Großbritannien will zum 29. März aus der EU austreten. Bislang gibt es noch keinen gültigen Austrittsvertrag. Für einen von Premierministerin Theresa May mit der EU ausgehandelten Vertragsentwurf gibt es bislang keine Mehrheit im britischen Parlament. Damit wächst die Gefahr, dass das Vereinigte Königreich die EU ohne Abkommen verlässt. Dann droht die Wiedereinführung von Grenzkontrollen zwischen dem EU-Mitglied Irland und Großbritannien.

Irland ist stark auf den britischen Markt angewiesen

Ein großer Teil der irischen Exporte, vor allem in der Rindfleisch-, Molkerei- und Fischereiindustrie, gehen nach Großbritannien. Irland sei sehr stark auf den britischen Markt angewiesen, sagte Landwirtschaftsminister Creed.
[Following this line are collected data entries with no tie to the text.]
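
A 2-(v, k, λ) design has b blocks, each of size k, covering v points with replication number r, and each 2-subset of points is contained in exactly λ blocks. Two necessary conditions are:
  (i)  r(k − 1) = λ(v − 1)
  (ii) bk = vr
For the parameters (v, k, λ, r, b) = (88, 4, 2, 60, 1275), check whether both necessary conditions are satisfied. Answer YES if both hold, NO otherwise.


Condition (i): r(k − 1) = 60·3 = 180; λ(v − 1) = 2·87 = 174. Match? NO.
Condition (ii): bk = 1275·4 = 5100; vr = 88·60 = 5280. Match? NO.
Both conditions hold? NO.

NO


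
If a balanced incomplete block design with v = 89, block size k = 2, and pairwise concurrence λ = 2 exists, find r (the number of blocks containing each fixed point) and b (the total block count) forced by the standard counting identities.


Any 2-(v, k, λ) BIBD satisfies two necessary conditions:
  (i)  Each point sits in r blocks, and counting incidences through any fixed point gives r(k − 1) = λ(v − 1), so r = λ(v − 1)/(k − 1).
  (ii) Total incidences bk = vr, so b = vr/k.
Step 1: r = λ(v − 1)/(k − 1) = 2·(89 − 1)/(2 − 1) = 2·88/1 = 176/1 = 176.
Step 2: b = vr/k = 89·176/2 = 15664/2 = 7832.
Check integrality: r = 176 ∈ Z ✓, b = 7832 ∈ Z ✓.
(These identities are necessary conditions: they determine r and b for any design with these parameters, but do not by themselves prove that one exists.)

r = 176, b = 7832.


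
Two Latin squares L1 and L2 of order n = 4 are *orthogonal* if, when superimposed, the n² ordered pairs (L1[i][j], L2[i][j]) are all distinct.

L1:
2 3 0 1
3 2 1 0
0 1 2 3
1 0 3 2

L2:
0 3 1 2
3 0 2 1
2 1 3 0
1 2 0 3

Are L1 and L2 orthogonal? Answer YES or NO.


Form the n² = 16 superimposed pairs (L1[i][j], L2[i][j]), row by row (rows and columns indexed from 0):
row 0: (2,0) (3,3) (0,1) (1,2)
row 1: (3,3) (2,0) (1,2) (0,1)
row 2: (0,2) (1,1) (2,3) (3,0)
row 3: (1,1) (0,2) (3,0) (2,3)
Orthogonality requires all 16 pairs distinct.
But the pair (3,3) repeats: cell (0,1) has L1 = 3, L2 = 3, and cell (1,0) has L1 = 3, L2 = 3.
A repeated pair means some other pair never occurs (only 8 distinct pairs out of 16), so the squares are not orthogonal.
Conclusion: NO.

NO


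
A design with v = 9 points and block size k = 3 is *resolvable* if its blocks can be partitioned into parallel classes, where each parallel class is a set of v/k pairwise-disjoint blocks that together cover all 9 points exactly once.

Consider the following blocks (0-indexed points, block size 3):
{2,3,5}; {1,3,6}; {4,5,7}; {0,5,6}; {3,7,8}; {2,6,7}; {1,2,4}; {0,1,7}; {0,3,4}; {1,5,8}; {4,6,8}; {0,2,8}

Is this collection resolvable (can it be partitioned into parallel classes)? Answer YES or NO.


v = 9, block size k = 3, number of blocks = 12.
For resolvability, blocks must partition into parallel classes of size v/k = 3.
Total blocks must therefore be a multiple of 3: 12 = 3·4 + 0 ⇒ divisible ✓.
Greedy packing gives 4 candidate class(es). Each should be a full parallel class (size 3, covers all 9 points).
  Class 1 (3 blocks): {2,3,5}; {0,1,7}; {4,6,8}. Points covered: [0, 1, 2, 3, 4, 5, 6, 7, 8].
  Class 2 (3 blocks): {1,3,6}; {4,5,7}; {0,2,8}. Points covered: [0, 1, 2, 3, 4, 5, 6, 7, 8].
  Class 3 (3 blocks): {0,5,6}; {3,7,8}; {1,2,4}. Points covered: [0, 1, 2, 3, 4, 5, 6, 7, 8].
  Class 4 (3 blocks): {2,6,7}; {0,3,4}; {1,5,8}. Points covered: [0, 1, 2, 3, 4, 5, 6, 7, 8].
All classes full (size 3)? YES. All classes cover every point? YES.
Resolvable? YES.

YES


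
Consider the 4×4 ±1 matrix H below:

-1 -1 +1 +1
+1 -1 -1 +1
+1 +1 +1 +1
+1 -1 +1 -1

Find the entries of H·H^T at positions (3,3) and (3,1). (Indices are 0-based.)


Row 1 of H: [1, -1, -1, 1].
Row 3 of H: [1, -1, 1, -1].
(H·H^T)[3][3] = Σ_j H[3][j]·H[3][j] = (1)² + (-1)² + (1)² + (-1)² = 1 + 1 + 1 + 1 = 4.
(H·H^T)[3][1] = Σ_j H[3][j]·H[1][j] = (1)·(1) + (-1)·(-1) + (1)·(-1) + (-1)·(1) = 1 + 1 + -1 + -1 = 0.
So rows 3 and 1 are orthogonal; the diagonal entry equals n = 4.

(3,3) entry = 4; (3,1) entry = 0.


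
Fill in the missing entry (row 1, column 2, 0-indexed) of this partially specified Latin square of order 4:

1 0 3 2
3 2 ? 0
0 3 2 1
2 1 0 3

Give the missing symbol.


Row 1 contains symbols [0, 2, 3] — missing [1].
Column 2 contains symbols [0, 2, 3] — missing [1].
The missing symbol must appear in both missing sets; intersection = [1].
Therefore the hidden value is 1.

Missing value = 1.


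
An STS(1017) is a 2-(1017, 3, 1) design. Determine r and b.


An STS(v) is a 2-(v, 3, 1) BIBD: block size k = 3, λ = 1.
Replication: r(k − 1) = λ(v − 1) ⇒ r·2 = 1017 − 1 = 1016 ⇒ r = 508.
Block count: b = v(v − 1)/6 = 1017·1016/6 = 1033272/6 = 172212.
(Check via bk = vr: 172212·3 = 516636 = 1017·508 = 516636 ✓.)

r = 508, b = 172212.


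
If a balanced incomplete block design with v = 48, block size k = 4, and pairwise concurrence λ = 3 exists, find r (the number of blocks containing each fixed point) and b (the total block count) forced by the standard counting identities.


Any 2-(v, k, λ) BIBD satisfies two necessary conditions:
  (i)  Each point sits in r blocks, and counting incidences through any fixed point gives r(k − 1) = λ(v − 1), so r = λ(v − 1)/(k − 1).
  (ii) Total incidences bk = vr, so b = vr/k.
Step 1: r = λ(v − 1)/(k − 1) = 3·(48 − 1)/(4 − 1) = 3·47/3 = 141/3 = 47.
Step 2: b = vr/k = 48·47/4 = 2256/4 = 564.
Check integrality: r = 47 ∈ Z ✓, b = 564 ∈ Z ✓.
(These identities are necessary conditions: they determine r and b for any design with these parameters, but do not by themselves prove that one exists.)

r = 47, b = 564.


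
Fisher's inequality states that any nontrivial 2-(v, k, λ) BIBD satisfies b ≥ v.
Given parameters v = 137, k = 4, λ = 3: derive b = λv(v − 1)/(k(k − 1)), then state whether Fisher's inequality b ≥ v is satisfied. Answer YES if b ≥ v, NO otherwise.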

Aber es gebe immer noch die Hoffnung, dass in London am Ende "ein gewisses Maß an Vernunft vorherrschen" und der Brexit-Vertragsentwurf angenommen werde.

Am Donnerstag wollte das irische Kabinett Notfallpläne für den Fall eines harten Brexit diskutieren. Bis zu 45 neue Gesetze müssten dann im Eilverfahren durchs Parlament gebracht werden - sämtliche anderen Gesetzesvorhaben müssten vorerst auf Eis gelegt werden.